Hin zum molekularen Mechanismus der ranc_RNA18 Funktion: Ist diese ncRNA ein globaler Translationsinhibitor?
Zusammenfassung der Projektergebnisse
Regulation of protein biosynthesis in changing environmental conditions is crucial to maintain cellular homeostasis. Recently, a new class of translational regulators emerged encompassing ribosome-associated non-coding RNAs (rancRNAs) that directly bind to ribosomes allowing a rapid adaptation of the translational process when cells encounter stress situations. In yeast, rancRNA_18, derived from the TRM10 locus, was shown to bind to ribosomes and to be important for rapid shut down of translation and efficient growth resumption under hyperosmotic conditions. However, one question remained to be answered, that is whether rancRNA_18 down regulates protein synthesis on a global scale or whether its binding to ribosomes leads to the generation of “specialized ribosomes” that translate stress-relevant mRNAs. In order to elucidate which scenario is true we electroporated synthetic rancRNA_18 into spheroplasts derived from trm10Δ cells resulting in about 200,000 RNA molecules per cell without any endogenous rancRNA_18 present. As a control, rancRNA_18-M2 was used that contains two synonymous point mutations that render the ncRNA unable to bind to ribosomes and to inhibit translation. Afterwards, the spheroplasts were recovered to allow translation in the presence and absence of rancRNA_18 followed by polysome profiling and isolation of actively translated mRNAs from polysomal fractions that were eventually sequenced.

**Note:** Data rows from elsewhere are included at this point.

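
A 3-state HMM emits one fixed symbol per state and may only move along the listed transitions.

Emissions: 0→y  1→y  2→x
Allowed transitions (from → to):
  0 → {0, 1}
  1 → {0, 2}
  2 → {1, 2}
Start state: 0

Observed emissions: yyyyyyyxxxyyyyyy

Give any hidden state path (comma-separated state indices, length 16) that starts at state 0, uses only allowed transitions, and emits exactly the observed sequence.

0,1,0,0,0,0,1,2,2,2,1,0,1,0,0,1

  0: obs=y cand={0,1} pick 0 [start]
  1: obs=y cand={0,1} pick 1 [0->1 ok]
  2: obs=y cand={0,1} pick 0 [1->0 ok]
  3: obs=y cand={0,1} pick 0 [0->0 ok]
  4: obs=y cand={0,1} pick 0 [0->0 ok]
  5: obs=y cand={0,1} pick 0 [0->0 ok]
  6: obs=y cand={0,1} pick 1 [0->1 ok]
  7: obs=x cand={2} pick 2 [1->2 ok]
  8: obs=x cand={2} pick 2 [2->2 ok]
  9: obs=x cand={2} pick 2 [2->2 ok]
  10: obs=y cand={0,1} pick 1 [2->1 ok]
  11: obs=y cand={0,1} pick 0 [1->0 ok]
  12: obs=y cand={0,1} pick 1 [0->1 ok]
  13: obs=y cand={0,1} pick 0 [1->0 ok]
  14: obs=y cand={0,1} pick 0 [0->0 ok]
  15: obs=y cand={0,1} pick 1 [0->1 ok]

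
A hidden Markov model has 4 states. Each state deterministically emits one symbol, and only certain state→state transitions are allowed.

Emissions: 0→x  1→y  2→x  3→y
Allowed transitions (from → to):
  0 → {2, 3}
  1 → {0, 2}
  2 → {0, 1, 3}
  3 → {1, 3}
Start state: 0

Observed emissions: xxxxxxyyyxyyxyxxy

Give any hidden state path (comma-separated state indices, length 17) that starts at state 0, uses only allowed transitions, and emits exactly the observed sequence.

  [0] x  {0,2}  => 0  start
  [1] x  {0,2}  => 2  0->2 ok
  [2] x  {0,2}  => 0  2->0 ok
  [3] x  {0,2}  => 2  0->2 ok
  [4] x  {0,2}  => 0  2->0 ok
  [5] x  {0,2}  => 2  0->2 ok
  [6] y  {1,3}  => 3  2->3 ok
  [7] y  {1,3}  => 3  3->3 ok
  [8] y  {1,3}  => 1  3->1 ok
  [9] x  {0,2}  => 0  1->0 ok
  [10] y  {1,3}  => 3  0->3 ok
  [11] y  {1,3}  => 1  3->1 ok
  [12] x  {0,2}  => 2  1->2 ok
  [13] y  {1,3}  => 1  2->1 ok
  [14] x  {0,2}  => 0  1->0 ok
  [15] x  {0,2}  => 2  0->2 ok
  [16] y  {1,3}  => 1  2->1 ok

0,2,0,2,0,2,3,3,1,0,3,1,2,1,0,2,1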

Evaluation of the obtained sequencing data revealed that there are no mRNAs that are preferentially translated in the presence of rancRNA_18. Thus, these results suggest that rancRNA_18 is a translational inhibitor that rapidly attenuates protein synthesis on a global scale to open a time window for adaptation processes to be established in case of high salinity. These finding prompted us to refrain from performing ribosome profiling as initially planned. Importantly, the results obtained from RNA sequencing contribute to a publication giving insight into the function and processing of rancRNA_18 that is currently in preparation.